For their final project, one group decided to make a twitter account and track how many followers they gained over time. The account was called “UknowURatKings” (King’s is our school… so YOU KNOW YOU’RE AT KING’S for those who hate txtspeak). They tweeted inside jokes about the school that you would only really get if you were pert of our community. I was following them, which was good because they ventured into inappropriate territory once (it was a nice mini experiment in social networking with students!). Here was my favorite tweet of theirs:
They had predicted that the followers function would follow a logistic model. Using a few data points, they created a logistic model of their own: they thought they would max out at around 100 followers (the size of the senior class population on twitter plus some extras), they originally told 13 people, and after one day they had something like 40 people (unfortunately, I can’t find where they uploaded their project ahh!). Based on that they created their logistic model. Then, they tweeted furiously for about a week and recorded how many followers they had each day. At the end, they compared their results with their model…

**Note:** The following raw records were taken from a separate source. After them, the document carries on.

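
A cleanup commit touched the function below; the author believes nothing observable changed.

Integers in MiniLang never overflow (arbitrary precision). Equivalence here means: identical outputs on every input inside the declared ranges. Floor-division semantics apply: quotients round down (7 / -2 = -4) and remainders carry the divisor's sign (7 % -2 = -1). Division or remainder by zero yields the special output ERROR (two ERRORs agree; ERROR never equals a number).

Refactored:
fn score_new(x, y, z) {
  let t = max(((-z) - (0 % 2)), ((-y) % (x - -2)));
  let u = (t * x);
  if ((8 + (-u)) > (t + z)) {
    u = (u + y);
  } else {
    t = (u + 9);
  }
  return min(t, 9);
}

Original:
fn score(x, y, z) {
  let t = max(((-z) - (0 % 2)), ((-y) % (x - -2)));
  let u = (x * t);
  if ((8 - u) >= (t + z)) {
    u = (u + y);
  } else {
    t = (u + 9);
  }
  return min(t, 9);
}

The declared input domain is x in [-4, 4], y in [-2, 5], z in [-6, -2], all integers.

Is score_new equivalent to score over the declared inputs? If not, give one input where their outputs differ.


These are not equivalent — on x=2, y=-2, z=-4 the outputs split (4 vs 9).
score: t becomes 4; next u becomes 8; next ((8 - u) >= (t + z)) evaluates to true; next u becomes 6; next final value 4
score_new: t becomes 4; next u becomes 8; next ((8 + (-u)) > (t + z)) evaluates to false; next t becomes 17; next final value 9
verdict: not equivalent; witness: x=2, y=-2, z=-4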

They were way off. Though they had chosen the right model, the number of followers increased slower than they thought and maxed out around 60, not 100. My favorite part of their project was that they didn’t try to fudge their numbers or make the data fit their model – instead, they talked about their assumptions that may have been flawed, their tweeting behavior skewing the results, and inconsistencies in data collection. I ❤ data.

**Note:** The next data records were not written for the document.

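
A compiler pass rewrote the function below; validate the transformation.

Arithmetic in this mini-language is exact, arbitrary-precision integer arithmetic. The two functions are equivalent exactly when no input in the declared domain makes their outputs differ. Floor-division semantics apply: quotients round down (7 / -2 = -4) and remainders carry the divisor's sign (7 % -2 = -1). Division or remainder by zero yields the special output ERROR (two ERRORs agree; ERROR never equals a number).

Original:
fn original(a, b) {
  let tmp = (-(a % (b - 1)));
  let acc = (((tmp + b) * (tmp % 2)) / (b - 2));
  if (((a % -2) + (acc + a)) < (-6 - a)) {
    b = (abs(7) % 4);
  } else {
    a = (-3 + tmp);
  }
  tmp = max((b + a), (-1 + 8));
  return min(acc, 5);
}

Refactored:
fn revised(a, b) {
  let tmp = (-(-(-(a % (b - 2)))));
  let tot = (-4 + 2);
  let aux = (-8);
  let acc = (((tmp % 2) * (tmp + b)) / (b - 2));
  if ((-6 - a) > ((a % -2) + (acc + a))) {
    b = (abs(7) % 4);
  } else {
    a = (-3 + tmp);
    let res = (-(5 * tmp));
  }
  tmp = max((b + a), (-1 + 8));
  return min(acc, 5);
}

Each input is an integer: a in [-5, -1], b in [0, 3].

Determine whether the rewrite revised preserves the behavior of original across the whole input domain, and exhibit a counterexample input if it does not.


Not equivalent: a=-5, b=0 separates them (0 vs -1).
original: tmp becomes 0; next acc becomes 0; next (((a % -2) + (acc + a)) < (-6 - a)) evaluates to true; next b becomes 3; next tmp becomes 7; next final value 0
revised: tmp becomes 1; next tot becomes -2; next aux becomes -8; next acc becomes -1; next ((-6 - a) > ((a % -2) + (acc + a))) evaluates to true; next b becomes 3; next tmp becomes 7; next final value -1
verdict: not equivalent; witness: a=-5, b=0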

NEXT YEAR: I thought that this was a really fun and simple project, and it might be something that I try to do with my whole class when we study exponential models next year (I swear I could teach a whole term on just the logistic function). I think we could have an awesome discussion about modeling with all the different inconsistencies that will arise, and we could even add a competition component, to see who can get the most followers for their account under certain constraints… Too many ideas, too little time.